You can check logs of prom-check to see Prometheus is ready: docker logs -f prom-check

 > docker logs -f prom-check
2020-12-18 17:11:53,794 - INFO - 1/Thread-1 - Initializing Promcheck.
 * Serving Flask app "healthz" (lazy loading)
 * Environment: production
   WARNING: This is a development server. Do not use it in a production deployment.
   Use a production WSGI server instead.
 * Debug mode: off
2020-12-18 17:11:53,798 - INFO - 1/MainThread -  * Running on http://0.0.0.0:5000/ (Press CTRL+C to quit)
2020-12-18 17:11:54,855 - INFO - 1/Thread-1 - prometheus is up. Checking again in 10 seconds.
2020-12-18 17:12:04,870 - INFO - 1/Thread-1 - prometheus is up. Checking again in 10 seconds.
2020-12-18 17:12:14,856 - INFO - 1/Thread-1 - prometheus is up. Checking again in 10 seconds.
2020-12-18 17:12:24,882 - INFO - 1/Thread-1 - prometheus is up. Checking again in 10 seconds.
^C

Run try-kill to cause Prometheus to stop and become unavailable.

> make try-kill
Killing Prometheus. You should begin to see failures in the logs and a message sent.
prometheus
Prometheus is now down....
Tail the logs of prom-check container to watch the alert to be fired: docker logs -f prom-check

...
...
...

2020-12-18 17:13:14,908 - INFO - 1/Thread-1 - Could not reach prometheus 1 times. Checking again in 10 seconds.
2020-12-18 17:13:24,925 - INFO - 1/Thread-1 - Could not reach prometheus 2 times. Checking again in 10 seconds.
2020-12-18 17:13:34,941 - INFO - 1/Thread-1 - Could not reach prometheus 3 times. Checking again in 10 seconds.
2020-12-18 17:13:44,922 - INFO - 1/Thread-1 - Could not reach prometheus 4 times. Checking again in 10 seconds.
2020-12-18 17:13:54,938 - INFO - 1/Thread-1 - Could not reach prometheus 5 times. Checking again in 10 seconds.
2020-12-18 17:13:54,938 - INFO - 1/Thread-1 - Threshold reached. Triggering Alert.
2020-12-18 17:13:54,938 - INFO - 1/Thread-1 - Sending alert to Slack Channel alerts.
2020-12-18 17:13:55,194 - INFO - 1/Thread-1 - Alert has been sent. Pausing before trying checks again.
^C

Run try-recover to recover Prometheus and see that Prometheus is in fact up again.

> make try-recover
Bring Prometheus back up!. You should see failures messages that Prometheus is up once again.
prometheus

...
...
...

2020-12-18 17:16:05,441 - INFO - 1/Thread-1 - prometheus is up. Checking again in 10 seconds.
2020-12-18 17:16:15,427 - INFO - 1/Thread-1 - prometheus is up. Checking again in 10 seconds.
2020-12-18 17:16:25,448 - INFO - 1/Thread-1 - prometheus is up. Checking again in 10 seconds.
2020-12-18 17:16:35,468 - INFO - 1/Thread-1 - prometheus is up. Checking again in 10 seconds.

Run try-down when ready for clean up.

 > make try-down
Killing the stack.
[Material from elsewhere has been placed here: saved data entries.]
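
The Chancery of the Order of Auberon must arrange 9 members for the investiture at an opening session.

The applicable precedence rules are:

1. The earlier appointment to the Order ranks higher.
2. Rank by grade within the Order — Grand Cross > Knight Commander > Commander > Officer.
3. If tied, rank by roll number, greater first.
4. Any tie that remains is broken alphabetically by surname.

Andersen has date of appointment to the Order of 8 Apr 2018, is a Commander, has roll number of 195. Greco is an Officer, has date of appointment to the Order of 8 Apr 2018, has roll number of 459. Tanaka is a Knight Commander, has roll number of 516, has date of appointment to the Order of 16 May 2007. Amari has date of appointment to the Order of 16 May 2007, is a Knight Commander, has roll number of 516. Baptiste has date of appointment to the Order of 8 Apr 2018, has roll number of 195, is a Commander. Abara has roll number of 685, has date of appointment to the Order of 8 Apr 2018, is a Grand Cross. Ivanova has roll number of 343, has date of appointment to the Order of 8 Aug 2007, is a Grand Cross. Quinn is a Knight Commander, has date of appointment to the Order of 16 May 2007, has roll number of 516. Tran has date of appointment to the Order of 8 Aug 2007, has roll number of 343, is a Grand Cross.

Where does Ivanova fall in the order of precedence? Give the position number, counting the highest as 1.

By date of appointment to the Order (earlier first): Amari, Quinn and Tanaka (each 16 May 2007); then Ivanova and Tran (both 8 Aug 2007); then Abara, Andersen, Baptiste and Greco (each 8 Apr 2018).
Amari, Quinn and Tanaka are each Knight Commander, so the next rule applies.
Amari, Quinn and Tanaka all have roll number 516, so the next rule applies.
Among Amari, Quinn and Tanaka, alphabetically by surname: Amari before Quinn before Tanaka.
Ivanova and Tran are each Grand Cross, so the next rule applies.
Ivanova and Tran both have roll number 343, so the next rule applies.
Among Ivanova and Tran, alphabetically by surname: Ivanova before Tran.
Among Abara, Andersen, Baptiste and Greco, by grade within the Order: Abara (Grand Cross) before Andersen and Baptiste (Commander) before Greco (Officer).
Andersen and Baptiste both have roll number 195, so the next rule applies.
Among Andersen and Baptiste, alphabetically by surname: Andersen before Baptiste.
Order: Amari, Quinn, Tanaka, Ivanova, Tran, Abara, Andersen, Baptiste, Greco. So position 4.

4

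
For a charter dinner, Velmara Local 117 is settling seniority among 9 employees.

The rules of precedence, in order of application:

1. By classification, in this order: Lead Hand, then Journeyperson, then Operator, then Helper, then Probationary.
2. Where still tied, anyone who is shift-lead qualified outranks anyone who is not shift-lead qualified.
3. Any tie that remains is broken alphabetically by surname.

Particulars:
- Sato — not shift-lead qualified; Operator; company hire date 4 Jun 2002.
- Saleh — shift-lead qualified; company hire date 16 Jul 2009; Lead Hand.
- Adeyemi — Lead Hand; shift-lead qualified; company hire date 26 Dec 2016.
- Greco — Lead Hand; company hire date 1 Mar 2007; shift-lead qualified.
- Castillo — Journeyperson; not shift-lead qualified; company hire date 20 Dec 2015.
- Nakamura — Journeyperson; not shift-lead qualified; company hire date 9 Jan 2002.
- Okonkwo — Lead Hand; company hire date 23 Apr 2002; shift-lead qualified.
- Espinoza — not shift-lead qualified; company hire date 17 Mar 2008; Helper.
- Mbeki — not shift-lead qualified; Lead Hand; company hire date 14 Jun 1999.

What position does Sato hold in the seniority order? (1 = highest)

By classification: Adeyemi, Greco, Okonkwo, Saleh and Mbeki (Lead Hand); then Castillo and Nakamura (Journeyperson); then Sato (Operator); then Espinoza (Helper).
Among Adeyemi, Greco, Okonkwo, Saleh and Mbeki, shift-lead qualified before not shift-lead qualified: Adeyemi, Greco, Okonkwo and Saleh (shift-lead qualified) before Mbeki (not shift-lead qualified).
Among Adeyemi, Greco, Okonkwo and Saleh, alphabetically by surname: Adeyemi before Greco before Okonkwo before Saleh.
Castillo and Nakamura are each not shift-lead qualified, so the next rule applies.
Among Castillo and Nakamura, alphabetically by surname: Castillo before Nakamura.
Order: Adeyemi, Greco, Okonkwo, Saleh, Mbeki, Castillo, Nakamura, Sato, Espinoza. So position 8.

8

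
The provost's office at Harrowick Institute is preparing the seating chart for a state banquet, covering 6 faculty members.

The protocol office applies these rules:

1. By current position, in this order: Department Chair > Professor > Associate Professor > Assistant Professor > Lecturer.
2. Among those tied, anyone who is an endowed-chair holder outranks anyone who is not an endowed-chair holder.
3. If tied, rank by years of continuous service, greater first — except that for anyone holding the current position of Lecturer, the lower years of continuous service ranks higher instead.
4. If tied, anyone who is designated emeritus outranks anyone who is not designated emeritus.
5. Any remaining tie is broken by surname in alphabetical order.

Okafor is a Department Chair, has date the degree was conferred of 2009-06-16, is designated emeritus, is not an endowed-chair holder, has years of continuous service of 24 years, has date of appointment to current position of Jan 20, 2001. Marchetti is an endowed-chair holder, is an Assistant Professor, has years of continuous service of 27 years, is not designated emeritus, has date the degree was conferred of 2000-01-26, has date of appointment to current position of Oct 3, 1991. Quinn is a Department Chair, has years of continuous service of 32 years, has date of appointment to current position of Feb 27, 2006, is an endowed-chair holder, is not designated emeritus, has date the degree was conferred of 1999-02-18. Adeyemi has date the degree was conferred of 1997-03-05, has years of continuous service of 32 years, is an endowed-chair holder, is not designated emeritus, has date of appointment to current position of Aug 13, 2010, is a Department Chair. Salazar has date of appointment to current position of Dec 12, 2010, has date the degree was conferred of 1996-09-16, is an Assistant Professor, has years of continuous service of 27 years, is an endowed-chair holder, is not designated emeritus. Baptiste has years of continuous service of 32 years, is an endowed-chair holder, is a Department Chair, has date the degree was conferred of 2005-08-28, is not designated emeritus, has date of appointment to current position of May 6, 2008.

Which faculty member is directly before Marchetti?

By current position: Adeyemi, Baptiste, Quinn and Okafor (Department Chair); then Marchetti and Salazar (Assistant Professor).
Among Adeyemi, Baptiste, Quinn and Okafor, an endowed-chair holder before not an endowed-chair holder: Adeyemi, Baptiste and Quinn (an endowed-chair holder) before Okafor (not an endowed-chair holder).
Adeyemi, Baptiste and Quinn all have years of continuous service 32 years, so the next rule applies.
Adeyemi, Baptiste and Quinn are each not designated emeritus, so the next rule applies.
Among Adeyemi, Baptiste and Quinn, alphabetically by surname: Adeyemi before Baptiste before Quinn.
Marchetti and Salazar are each an endowed-chair holder, so the next rule applies.
Marchetti and Salazar both have years of continuous service 27 years, so the next rule applies.
Marchetti and Salazar are each not designated emeritus, so the next rule applies.
Among Marchetti and Salazar, alphabetically by surname: Marchetti before Salazar.
Order: Adeyemi, Baptiste, Quinn, Okafor, Marchetti, Salazar.

Okafor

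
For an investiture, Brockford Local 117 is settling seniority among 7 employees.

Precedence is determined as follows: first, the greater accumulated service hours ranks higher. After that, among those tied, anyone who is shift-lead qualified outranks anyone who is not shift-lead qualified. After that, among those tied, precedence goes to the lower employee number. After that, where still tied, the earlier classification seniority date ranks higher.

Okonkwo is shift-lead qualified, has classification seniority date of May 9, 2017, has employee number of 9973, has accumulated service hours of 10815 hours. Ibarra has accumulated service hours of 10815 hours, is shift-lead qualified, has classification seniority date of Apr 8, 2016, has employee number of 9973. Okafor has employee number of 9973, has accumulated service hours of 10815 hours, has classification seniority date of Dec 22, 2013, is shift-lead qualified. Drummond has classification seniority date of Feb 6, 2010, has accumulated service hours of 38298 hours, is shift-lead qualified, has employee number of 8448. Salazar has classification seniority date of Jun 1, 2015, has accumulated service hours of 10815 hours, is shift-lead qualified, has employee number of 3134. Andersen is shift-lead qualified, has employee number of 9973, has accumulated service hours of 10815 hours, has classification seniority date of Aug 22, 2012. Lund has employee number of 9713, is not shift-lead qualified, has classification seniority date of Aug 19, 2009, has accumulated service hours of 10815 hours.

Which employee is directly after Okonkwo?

Lund

By accumulated service hours (higher first): Drummond (38298 hours); then Salazar, Andersen, Okafor, Ibarra, Okonkwo and Lund (each 10815 hours).
Among Salazar, Andersen, Okafor, Ibarra, Okonkwo and Lund, shift-lead qualified before not shift-lead qualified: Salazar, Andersen, Okafor, Ibarra and Okonkwo (shift-lead qualified) before Lund (not shift-lead qualified).
Among Salazar, Andersen, Okafor, Ibarra and Okonkwo, by employee number (lower first): Salazar (3134) before Andersen, Okafor, Ibarra and Okonkwo (9973).
Among Andersen, Okafor, Ibarra and Okonkwo, by classification seniority date (earlier first): Andersen (Aug 22, 2012) before Okafor (Dec 22, 2013) before Ibarra (Apr 8, 2016) before Okonkwo (May 9, 2017).
Order: Drummond, Salazar, Andersen, Okafor, Ibarra, Okonkwo, Lund.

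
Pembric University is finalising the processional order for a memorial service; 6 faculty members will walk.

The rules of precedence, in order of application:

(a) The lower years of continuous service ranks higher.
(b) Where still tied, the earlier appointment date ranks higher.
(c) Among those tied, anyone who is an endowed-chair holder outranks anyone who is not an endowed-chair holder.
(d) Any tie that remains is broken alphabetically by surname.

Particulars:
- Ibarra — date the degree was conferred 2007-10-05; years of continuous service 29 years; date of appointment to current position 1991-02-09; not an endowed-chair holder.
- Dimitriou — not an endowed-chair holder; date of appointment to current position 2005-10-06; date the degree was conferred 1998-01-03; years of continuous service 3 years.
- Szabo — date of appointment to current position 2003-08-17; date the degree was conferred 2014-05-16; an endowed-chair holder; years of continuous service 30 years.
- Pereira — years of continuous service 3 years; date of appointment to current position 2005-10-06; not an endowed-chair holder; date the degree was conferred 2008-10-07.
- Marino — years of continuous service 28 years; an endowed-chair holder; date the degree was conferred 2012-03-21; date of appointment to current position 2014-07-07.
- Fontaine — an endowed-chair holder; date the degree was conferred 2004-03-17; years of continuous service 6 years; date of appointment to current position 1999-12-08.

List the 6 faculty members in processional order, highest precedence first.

By years of continuous service (lower first): Dimitriou and Pereira (both 3 years); then Fontaine (6 years); then Marino (28 years); then Ibarra (29 years); then Szabo (30 years).
Dimitriou and Pereira both have date of appointment to current position 2005-10-06, so the next rule applies.
Dimitriou and Pereira are each not an endowed-chair holder, so the next rule applies.
Among Dimitriou and Pereira, alphabetically by surname: Dimitriou before Pereira.
Full order: Dimitriou, Pereira, Fontaine, Marino, Ibarra, Szabo.

Dimitriou, Pereira, Fontaine, Marino, Ibarra, Szabo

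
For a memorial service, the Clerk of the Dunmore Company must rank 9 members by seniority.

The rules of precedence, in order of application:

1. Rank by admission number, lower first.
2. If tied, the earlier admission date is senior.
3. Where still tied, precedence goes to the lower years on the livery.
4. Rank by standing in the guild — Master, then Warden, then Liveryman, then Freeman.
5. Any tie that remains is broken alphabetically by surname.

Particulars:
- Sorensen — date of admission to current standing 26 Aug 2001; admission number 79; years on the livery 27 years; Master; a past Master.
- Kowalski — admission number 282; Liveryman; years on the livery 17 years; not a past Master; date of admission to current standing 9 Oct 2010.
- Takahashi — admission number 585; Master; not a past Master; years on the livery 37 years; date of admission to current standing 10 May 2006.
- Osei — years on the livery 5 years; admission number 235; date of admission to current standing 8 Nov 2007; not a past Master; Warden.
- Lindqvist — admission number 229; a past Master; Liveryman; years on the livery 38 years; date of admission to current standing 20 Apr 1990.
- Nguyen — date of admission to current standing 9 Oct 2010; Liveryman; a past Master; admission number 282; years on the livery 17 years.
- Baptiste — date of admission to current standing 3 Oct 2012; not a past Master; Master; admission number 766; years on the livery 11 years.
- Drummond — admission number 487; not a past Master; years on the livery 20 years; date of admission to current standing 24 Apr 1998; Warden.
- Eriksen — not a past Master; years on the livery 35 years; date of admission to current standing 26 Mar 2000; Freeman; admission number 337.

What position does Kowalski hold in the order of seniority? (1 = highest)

4

By admission number (lower first): Sorensen (79); then Lindqvist (229); then Osei (235); then Kowalski and Nguyen (both 282); then Eriksen (337); then Drummond (487); then Takahashi (585); then Baptiste (766).
Kowalski and Nguyen both have date of admission to current standing 9 Oct 2010, so the next rule applies.
Kowalski and Nguyen both have years on the livery 17 years, so the next rule applies.
Kowalski and Nguyen are each Liveryman, so the next rule applies.
Among Kowalski and Nguyen, alphabetically by surname: Kowalski before Nguyen.
Order: Sorensen, Lindqvist, Osei, Kowalski, Nguyen, Eriksen, Drummond, Takahashi, Baptiste. So position 4.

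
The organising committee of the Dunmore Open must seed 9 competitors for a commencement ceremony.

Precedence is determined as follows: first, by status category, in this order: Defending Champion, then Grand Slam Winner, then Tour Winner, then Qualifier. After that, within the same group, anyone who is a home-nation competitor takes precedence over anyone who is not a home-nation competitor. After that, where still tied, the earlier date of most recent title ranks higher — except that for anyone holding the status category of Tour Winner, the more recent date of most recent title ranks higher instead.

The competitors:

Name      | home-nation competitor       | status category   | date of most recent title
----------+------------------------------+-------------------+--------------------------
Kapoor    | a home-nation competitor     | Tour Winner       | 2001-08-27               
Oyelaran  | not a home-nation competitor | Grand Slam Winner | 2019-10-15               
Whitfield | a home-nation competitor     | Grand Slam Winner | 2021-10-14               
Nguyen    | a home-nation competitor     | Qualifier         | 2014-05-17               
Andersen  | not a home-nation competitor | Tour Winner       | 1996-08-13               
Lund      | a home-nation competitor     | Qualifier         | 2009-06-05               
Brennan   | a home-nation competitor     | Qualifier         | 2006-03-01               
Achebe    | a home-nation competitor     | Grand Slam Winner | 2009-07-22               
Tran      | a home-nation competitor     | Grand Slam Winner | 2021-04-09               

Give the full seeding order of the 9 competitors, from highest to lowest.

Achebe, Tran, Whitfield, Oyelaran, Kapoor, Andersen, Brennan, Lund, Nguyen

By status category: Achebe, Tran, Whitfield and Oyelaran (Grand Slam Winner); then Kapoor and Andersen (Tour Winner); then Brennan, Lund and Nguyen (Qualifier).
Among Achebe, Tran, Whitfield and Oyelaran, a home-nation competitor before not a home-nation competitor: Achebe, Tran and Whitfield (a home-nation competitor) before Oyelaran (not a home-nation competitor).
Among Achebe, Tran and Whitfield, by date of most recent title (earlier first): Achebe (2009-07-22) before Tran (2021-04-09) before Whitfield (2021-10-14).
Among Kapoor and Andersen, a home-nation competitor before not a home-nation competitor: Kapoor (a home-nation competitor) before Andersen (not a home-nation competitor).
Brennan, Lund and Nguyen are each a home-nation competitor, so the next rule applies.
Among Brennan, Lund and Nguyen, by date of most recent title (earlier first): Brennan (2006-03-01) before Lund (2009-06-05) before Nguyen (2014-05-17).
Full order: Achebe, Tran, Whitfield, Oyelaran, Kapoor, Andersen, Brennan, Lund, Nguyen.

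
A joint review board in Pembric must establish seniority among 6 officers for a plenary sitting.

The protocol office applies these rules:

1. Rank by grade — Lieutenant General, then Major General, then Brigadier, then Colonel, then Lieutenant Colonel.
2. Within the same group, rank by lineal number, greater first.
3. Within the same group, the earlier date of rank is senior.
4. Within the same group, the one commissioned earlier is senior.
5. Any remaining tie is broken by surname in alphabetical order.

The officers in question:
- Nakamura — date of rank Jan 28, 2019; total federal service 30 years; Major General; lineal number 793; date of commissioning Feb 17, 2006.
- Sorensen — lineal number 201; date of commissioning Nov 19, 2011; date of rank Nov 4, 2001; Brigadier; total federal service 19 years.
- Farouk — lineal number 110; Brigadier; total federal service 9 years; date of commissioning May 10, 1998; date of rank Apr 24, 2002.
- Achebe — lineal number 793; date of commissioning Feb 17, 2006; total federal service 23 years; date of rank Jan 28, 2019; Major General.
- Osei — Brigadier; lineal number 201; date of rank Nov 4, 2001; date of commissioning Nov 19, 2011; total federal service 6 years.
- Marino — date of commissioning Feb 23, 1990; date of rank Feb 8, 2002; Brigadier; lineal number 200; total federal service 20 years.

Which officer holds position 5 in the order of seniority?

By grade: Achebe and Nakamura (Major General); then Osei, Sorensen, Marino and Farouk (Brigadier).
Achebe and Nakamura both have lineal number 793, so the next rule applies.
Achebe and Nakamura both have date of rank Jan 28, 2019, so the next rule applies.
Achebe and Nakamura both have date of commissioning Feb 17, 2006, so the next rule applies.
Among Achebe and Nakamura, alphabetically by surname: Achebe before Nakamura.
Among Osei, Sorensen, Marino and Farouk, by lineal number (higher first): Osei and Sorensen (201) before Marino (200) before Farouk (110).
Osei and Sorensen both have date of rank Nov 4, 2001, so the next rule applies.
Osei and Sorensen both have date of commissioning Nov 19, 2011, so the next rule applies.
Among Osei and Sorensen, alphabetically by surname: Osei before Sorensen.
Order: Achebe, Nakamura, Osei, Sorensen, Marino, Farouk.

Marino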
Thanks for trying it out.
Stopping prometheus ... done
Stopping prom-check ... done
Removing prometheus ... done
Removing prom-check ... done
Removing network prom-check_default

Contributing

If you would like to contribute, add features, or fork for own use, first start by using docker-build from the Makefile to build locally and then run through the steps of Try it Out above while ensuring to update the image for prom_check in the docker-compose.yaml file.

make docker-build TAG=DESIRED_TAG

To Do:

Error Handling
Add additional Alerting Platforms
helm chart
Docs
Allow for user to pass own Template data for Slack message
Tests
Build out some automation: docker builds, linting, etc...
Add resolved Message to Slack?
Also add in checks for AlertManager as well as it is the entity responsible for firing alerts for Prometheus?